Однако Джек отлично помнил свой невыносимый ужас, как билось сердце, как стучало в голове, ток крови в теле — слишком много всего навалилось. Люди не должны переживать такие минуты. Виновен или невиновен, убийцы или их жертвы, их дети, их обвинители, их защитники — как все это больно ранило, какой это был ад!
— А потом что сталось с твоим отцом? — участливо спросила Рэйчел.
— Лечился у психиатра время от времени, но ведь он сумасшедшим-то не был, и в лечебницу его не брали, — сказал Джек. — Вся беда была в том, что история попала в газеты и он стал этакой местной знаменитостью: дело вызвало сенсацию в Детройте — о чем я в ту пору в общем-то не знал — из-за Стелина. Стелин ведь был хорошо известен, у него было такое множество друзей. Однако ни один из его друзей не попал в число присяжных. Все же моим родителям пришлось оттуда уехать. Они очень долго не могли продать дом, потому что люди приходили просто поглазеть, точно в воскресный день открытых дверей. Наконец родители продали дом какому-то мошеннику-агенту, торговавшему недвижимостью, за полторы тысячи долларов и переехали на другой конец города, где, они думали, никто их не знает. Правда, отец все равно не выходил из дома. Да и мать почти не высовывала носа на улицу… Это были люди конченые, состарившиеся, они так и не смогли в себя прийти. Отец стал очень религиозным и очень покладистым, он не пил — просто сидел на заднем дворе, греясь на солнышке, и читал газеты — ничем другим долгое время не занимался. Умер он, когда я учился на первом курсе юридического факультета, — первый же инфаркт и прикончил его.

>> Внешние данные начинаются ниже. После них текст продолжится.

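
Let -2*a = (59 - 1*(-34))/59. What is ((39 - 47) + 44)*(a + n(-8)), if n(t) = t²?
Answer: 134262/59 ≈ 2275.6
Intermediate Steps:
a = -93/118 (a = -(59 - 1*(-34))/(2*59) = -(59 + 34)/(2*59) = -93/(2*59) = -½*93/59 = -93/118 ≈ -0.78814)
((39 - 47) + 44)*(a + n(-8)) = ((39 - 47) + 44)*(-93/118 + (-8)²) = (-8 + 44)*(-93/118 + 64) = 36*(7459/118) = 134262/59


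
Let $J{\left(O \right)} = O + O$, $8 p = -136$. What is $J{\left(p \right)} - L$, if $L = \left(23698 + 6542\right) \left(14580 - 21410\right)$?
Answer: $206539166$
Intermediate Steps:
$L = -206539200$ ($L = 30240 \left(-6830\right) = -206539200$)
$p = -17$ ($p = \frac{1}{8} \left(-136\right) = -17$)
$J{\left(O \right)} = 2 O$
$J{\left(p \right)} - L = 2 \left(-17\right) - -206539200 = -34 + 206539200 = 206539166$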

Она дотронулась до его руки.
— Это редко бывает, — не очень ловко заметила она. — Я хочу сказать… чтобы первый же инфаркт… был роковым.
— Так и мне говорили.
— Но Бог ты мой, как же всем вам повезло. Уже одним тем, что вы заполучили Хоу, добились того, что он взялся за ваше дело. Это ведь было в начале пятидесятых, он тогда только начинал, да?
— Он тогда уже шел вверх, да и оправдание отца ему не повредило, — заметил Джек. — И не просто оправдение, а признание судом временного помрачения рассудка — не безумия, — так что все получилось как надо. Ведь других в подобных случаях отправляли в больницы для умалишенных до конца жизни — и сейчас отправляют, — а мой отец вышел из суда свободным человеком — шагай себе, куда хочешь. И, конечно же, он был невиновен и свободен, хотя потом ни разу не выходил из дома, кроме как на задний двор посидеть на солнышке… Бог ты мой, — продолжал Джек с горьким смешком, — как судья посмотрел тогда на присяжных! Этот старый мерзавец, судья Уилер — ах, до чего же он был чертовски возмущен: у него даже вены вздулись на лбу, хотя до той минуты я не знал, что они вообще у него есть! Так он был возмущен! Он даже не поблагодарил присяжных, — просто распустил их и вышел…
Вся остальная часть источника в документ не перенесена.